床屋と医者
かつて西洋では床屋が外科医を兼ねていた。
顔つきは貧相なこの男も、これだけ立派な髭を蓄えればきちんと公爵付きの医師に見えるのだから不思議なものだ。
理容師のアウグストは、腹の中で考えをめぐらせながら、客の上着についた髪や髭の切り屑を羽箒で払った。医者は髭の形が悪いとか剃り残しがあるとか散々文句を垂れてから、渋々と料金を払って店の外に出た
「お、お願いいたします、お医者様。どうか倅を見てやってくだせえ」
店前で待ち構えていた鍛冶屋が、鬱陶しそうに見る医者の足にすがってきた。
「また、お前か。わしは忙しい。これから公爵様のご子息のお脈を拝見しに行かねばならんというのに」
鍛冶屋を犬でも追い払うように蹴り飛ばし、医者は馬車に乗り込んで去って行った。
医者を見送ったアウグストが、意を決したように口を開いた。
「あの腰巾着じゃ無理だ。
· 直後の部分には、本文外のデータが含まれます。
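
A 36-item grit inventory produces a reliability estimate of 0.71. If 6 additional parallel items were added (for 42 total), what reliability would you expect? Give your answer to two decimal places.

The new length is 42/36 = 1.1667 times the old.
By Spearman-Brown, r_new = n r / (1 + (n − 1) r).
r_new = 1.1667·0.71 / [1 + (1.1667 − 1)·0.71]
     = 0.8284 / 1.1184 = 0.7407

0.74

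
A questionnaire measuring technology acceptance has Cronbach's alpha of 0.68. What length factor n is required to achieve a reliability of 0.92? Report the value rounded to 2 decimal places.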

俺に息子を見せてみないか」
「お前はただの床屋じゃないか。倅は瀉血なんかじゃ治らねぇんだよ」
アウグストは、うなだれる鍛冶屋から目を逸らさない。視線を感じて頭を上げた鍛冶屋は、そこにぎらぎらと燃えるような眼を見た。
「六人いた子どもらは、ひとりを残して、みんな死んじまった。俺達夫婦に残されたのはあの倅だけだ……」
立ち上がった鍛冶屋は、アウグストを恫喝するように睨みつける。
「いずれにしろ死んじまうなら、あんたに賭けてみるのも悪くないか。……いいだろう。だが、あんたの治療で倅が死んだりしたら……」
「その時は俺の首をくれてやるよ」
町から外れた森の際に、産婆が住んでいる。鍛冶屋の息子を診たアウグストは、その足で産婆の元に向かった。
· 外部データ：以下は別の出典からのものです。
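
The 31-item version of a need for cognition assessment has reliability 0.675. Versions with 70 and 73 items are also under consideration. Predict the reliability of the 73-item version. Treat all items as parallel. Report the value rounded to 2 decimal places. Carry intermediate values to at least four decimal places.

0.83

The 70-item form is not needed; work directly from the 31-item form with n = 73/31 = 2.3548.
r_{73} = n·r / (1 + (n − 1)·r) = 1.5895 / 1.9145 ≈ 0.8302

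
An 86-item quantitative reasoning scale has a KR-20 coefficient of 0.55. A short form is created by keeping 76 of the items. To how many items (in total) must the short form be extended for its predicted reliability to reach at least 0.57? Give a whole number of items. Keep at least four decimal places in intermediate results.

94

Short-form reliability: n = 76/86 = 0.8837; r_76 = n·r/(1+(n−1)r) ≈ 0.5192
Length factor from the short form to reach 0.57: n' = 0.57(1 − 0.5192) / [0.5192(1 − 0.57)] ≈ 1.2275
Total items = 1.2275 × 76 = 93.29, rounded up to 94.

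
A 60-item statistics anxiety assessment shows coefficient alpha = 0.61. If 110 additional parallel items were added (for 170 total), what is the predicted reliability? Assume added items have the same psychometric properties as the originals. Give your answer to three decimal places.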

「眠り薬が欲しい。強力だが、子どもの生命に関わらない程度の」
「アウグスト、あんた、また何かを切ろうとしているのかい。女房の次は、よその子どもかい」
腰の曲がった老婆は、胡散臭そうにアウグストの角ばった顔を見あげる。
「今度の患者も女房と同じ症状だ。初めは鳩尾のあたりだった痛みが右脇腹に移り、発熱嘔吐下痢も起こっている」
「あんたは女房の腹を切って、結局は死なせちまったじゃないか」
「腹を切った時は、内臓の膿が破裂していて手遅れだった」
もう少し早く決断していれば、と唇を噛むアウグストを見やった老婆は嘆息する。クラウスの光る眼が老婆を見据えた。
「痛み止めを、あの医者に渡してるんだろう?」
「よく知ってるね。あやつに聞かされた症状が同じだねぇ。公爵の子は、もう長くないだろうよ」
老婆が、くつくつと笑う。
「わかった。芥子ボウズから取れるとびっきりのヤツをやるよ。でも、子どもの身体に合わせての調合は、あたしがやるからね」
あの医者はあたしの言う事をまるっきり聞こうとしないんだよ、などと文句を垂れる産婆に、アウグストは苦笑した。
鍛冶屋の息子は一命をとりとめ、公爵の息子は痛みに狂ったまま死んだという。